Bias City AM accurately reflects the Policy Exchange recommendations but prominently platforms the Conservative shadow education secretary without seeking counterbalancing voices from universities or graduate success stories. The headline's use of 'risk earning less than minimum wage' slightly overstates the finding, which refers to the bottom quarter of graduates in nearly half of courses, not graduates broadly. The piece also introduces anecdotal data from a jobs platform without contextualising its representativeness.
Daily Mail right
Angle Uses the report to argue university is broadly a 'waste of money' and a 'debt trap', while linking poor graduate outcomes to Labour's economic policies.
Bias The Mail conflates two separate statistics — half earning below median wage and 11 per cent earning below £24,000 — in a way that blurs the distinction and maximises alarm. The piece adds a politically motivated claim that 'high costs imposed by Labour' are worsening the jobs market, which is not part of the Policy Exchange report and introduces partisan editorial framing. It also omits any acknowledgement that median wages vary by region or that many graduates do achieve strong outcomes, presenting the findings as universally damning.
The Sun right
Angle Uses the report primarily as a hook to promote apprenticeships and technical education as superior alternatives to university.
Bias The Sun leads with an open letter from business leaders backing apprenticeships, making the Policy Exchange report secondary and instrumental to a pre-existing pro-apprenticeship narrative rather than reporting it on its own terms. The piece slightly misrepresents the data by stating 'some graduates earn less than the living wage' without specifying the 11 per cent figure or the subject-specific context. It also omits the report's specific policy recommendations entirely, reducing a detailed policy document to a simple anti-university message.
GB News right
Angle Presents the report as a 'bombshell' exposé of systemic failure in higher education, amplifying Reform UK and Conservative political voices.

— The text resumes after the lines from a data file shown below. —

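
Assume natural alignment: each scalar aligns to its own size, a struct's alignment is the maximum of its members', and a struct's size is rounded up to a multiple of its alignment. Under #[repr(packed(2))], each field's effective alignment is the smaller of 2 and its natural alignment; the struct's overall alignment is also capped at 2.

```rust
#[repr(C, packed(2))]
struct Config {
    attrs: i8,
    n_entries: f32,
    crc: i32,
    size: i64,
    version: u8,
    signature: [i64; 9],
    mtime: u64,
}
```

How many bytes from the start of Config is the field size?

10

@0: attrs [1B, align 1] → 1
+1 pad (align 2)
@2: n_entries [4B, align 2] → 6
@6: crc [4B, align 2] → 10
@10: size [8B, align 2] → 18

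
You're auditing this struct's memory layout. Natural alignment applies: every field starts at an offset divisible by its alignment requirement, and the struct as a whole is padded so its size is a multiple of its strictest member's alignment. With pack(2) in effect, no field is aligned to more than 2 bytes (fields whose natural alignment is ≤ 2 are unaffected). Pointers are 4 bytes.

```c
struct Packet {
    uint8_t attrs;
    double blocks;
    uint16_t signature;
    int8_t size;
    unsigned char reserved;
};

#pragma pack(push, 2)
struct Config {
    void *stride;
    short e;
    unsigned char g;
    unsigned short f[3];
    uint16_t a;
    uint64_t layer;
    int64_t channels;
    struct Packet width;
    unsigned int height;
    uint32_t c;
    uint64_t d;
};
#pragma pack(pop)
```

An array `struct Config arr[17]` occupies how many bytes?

1224

Packet: @0: attrs [1B, align 1] → 1; +7 pad (align 8); @8: blocks [8B, align 8] → 16; @16: signature [2B, align 2] → 18; @18: size [1B, align 1] → 19; @19: reserved [1B, align 1] → 20; +4 tail pad (align 8); size 24, align 8
@0: stride [4B, align 2] → 4
@4: e [2B, align 2] → 6
@6: g [1B, align 1] → 7
+1 pad (align 2)
@8: f [6B, align 2] → 14
@14: a [2B, align 2] → 16
@16: layer [8B, align 2] → 24
@24: channels [8B, align 2] → 32
@32: width [24B, align 2] → 56
@56: height [4B, align 2] → 60
@60: c [4B, align 2] → 64
@64: d [8B, align 2] → 72
size 72, align 2
array of 17: 17 × 72 = 1224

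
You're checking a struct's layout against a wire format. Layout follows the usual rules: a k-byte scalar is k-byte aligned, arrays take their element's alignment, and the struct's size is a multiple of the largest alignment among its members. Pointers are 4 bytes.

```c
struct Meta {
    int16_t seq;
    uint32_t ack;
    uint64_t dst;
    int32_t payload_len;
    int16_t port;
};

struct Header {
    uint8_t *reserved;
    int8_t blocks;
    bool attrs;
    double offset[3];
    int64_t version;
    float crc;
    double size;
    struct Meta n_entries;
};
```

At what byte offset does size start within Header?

Meta: seq at 0 (size 2, align 2) → ends 2; pad 2 to align 4 for ack; ack at 4 (size 4, align 4) → ends 8; dst at 8 (size 8, align 8) → ends 16; payload_len at 16 (size 4, align 4) → ends 20; port at 20 (size 2, align 2) → ends 22; tail pad 2 to reach multiple of 8; total 24 bytes, alignment 8
reserved at 0 (size 4, align 4) → ends 4
blocks at 4 (size 1, align 1) → ends 5
attrs at 5 (size 1, align 1) → ends 6
pad 2 to align 8 for offset
offset at 8 (size 24, align 8) → ends 32
version at 32 (size 8, align 8) → ends 40
crc at 40 (size 4, align 4) → ends 44
pad 4 to align 8 for size
size at 48 (size 8, align 8) → ends 56

48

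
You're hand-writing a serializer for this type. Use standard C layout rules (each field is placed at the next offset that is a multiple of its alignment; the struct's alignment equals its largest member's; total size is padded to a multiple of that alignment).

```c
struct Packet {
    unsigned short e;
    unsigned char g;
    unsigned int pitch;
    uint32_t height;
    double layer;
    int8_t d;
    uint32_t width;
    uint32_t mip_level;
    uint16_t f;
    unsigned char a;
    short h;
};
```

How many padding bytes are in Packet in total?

@0: e [2B, align 2] → 2
@2: g [1B, align 1] → 3
+1 pad (align 4)
@4: pitch [4B, align 4] → 8
@8: height [4B, align 4] → 12
+4 pad (align 8)
@16: layer [8B, align 8] → 24
@24: d [1B, align 1] → 25
+3 pad (align 4)
@28: width [4B, align 4] → 32
@32: mip_level [4B, align 4] → 36
@36: f [2B, align 2] → 38
@38: a [1B, align 1] → 39
+1 pad (align 2)
@40: h [2B, align 2] → 42
+6 tail pad (align 8)
size 48, align 8
data bytes 33, size 48 → padding 15

15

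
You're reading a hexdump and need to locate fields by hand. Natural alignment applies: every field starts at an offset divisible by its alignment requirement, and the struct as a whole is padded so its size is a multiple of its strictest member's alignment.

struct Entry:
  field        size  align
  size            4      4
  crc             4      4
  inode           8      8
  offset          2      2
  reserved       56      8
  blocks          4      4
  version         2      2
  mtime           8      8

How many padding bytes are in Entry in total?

0..4  size  (4B, 4-aligned)
4..8  crc  (4B, 4-aligned)
8..16  inode  (8B, 8-aligned)
16..18  offset  (2B, 2-aligned)
18..24  -- padding (6B)
24..80  reserved  (56B, 8-aligned)
80..84  blocks  (4B, 4-aligned)
84..86  version  (2B, 2-aligned)
86..88  -- padding (2B)
88..96  mtime  (8B, 8-aligned)
sizeof = 96, alignof = 8
data bytes 88, size 96 → padding 8

8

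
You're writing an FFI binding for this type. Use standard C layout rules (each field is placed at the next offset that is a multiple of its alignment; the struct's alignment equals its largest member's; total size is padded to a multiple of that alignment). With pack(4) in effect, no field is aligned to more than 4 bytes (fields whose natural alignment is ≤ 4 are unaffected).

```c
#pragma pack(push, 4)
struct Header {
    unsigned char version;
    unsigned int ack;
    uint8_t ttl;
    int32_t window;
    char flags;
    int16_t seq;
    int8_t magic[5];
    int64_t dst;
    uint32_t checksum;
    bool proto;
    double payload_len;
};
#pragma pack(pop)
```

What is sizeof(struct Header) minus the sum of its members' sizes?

13

version at 0 (size 1, align 1) → ends 1
pad 3 to align 4 for ack
ack at 4 (size 4, align 4) → ends 8
ttl at 8 (size 1, align 1) → ends 9
pad 3 to align 4 for window
window at 12 (size 4, align 4) → ends 16
flags at 16 (size 1, align 1) → ends 17
pad 1 to align 2 for seq
seq at 18 (size 2, align 2) → ends 20
magic at 20 (size 5, align 1) → ends 25
pad 3 to align 4 for dst
dst at 28 (size 8, align 4) → ends 36
checksum at 36 (size 4, align 4) → ends 40
proto at 40 (size 1, align 1) → ends 41
pad 3 to align 4 for payload_len
payload_len at 44 (size 8, align 4) → ends 52
total 52 bytes, alignment 4
data bytes 39, size 52 → padding 13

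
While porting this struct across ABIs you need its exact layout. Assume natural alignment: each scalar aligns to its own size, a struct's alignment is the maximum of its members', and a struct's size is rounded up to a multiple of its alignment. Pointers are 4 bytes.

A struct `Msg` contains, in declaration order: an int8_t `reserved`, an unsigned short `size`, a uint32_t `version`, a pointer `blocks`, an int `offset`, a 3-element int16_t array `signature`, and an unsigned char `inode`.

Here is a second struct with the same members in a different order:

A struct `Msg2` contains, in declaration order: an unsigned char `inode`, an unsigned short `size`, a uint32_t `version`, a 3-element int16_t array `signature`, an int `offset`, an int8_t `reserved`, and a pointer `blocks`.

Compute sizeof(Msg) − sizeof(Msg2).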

Bias GB News accurately reports the core statistics but uses loaded language such as 'bombshell' in the headline, which editorialises the significance of the findings beyond what the data alone warrants. The outlet gives prominent space to Suella Braverman's characterisation of the university system as 'rigged' and graduates being 'sold a lie', without any balancing perspective from universities, government, or economists who might contextualise the findings. No attempt is made to note that Policy Exchange is itself a right-leaning think tank, which is relevant context for assessing the report's framing.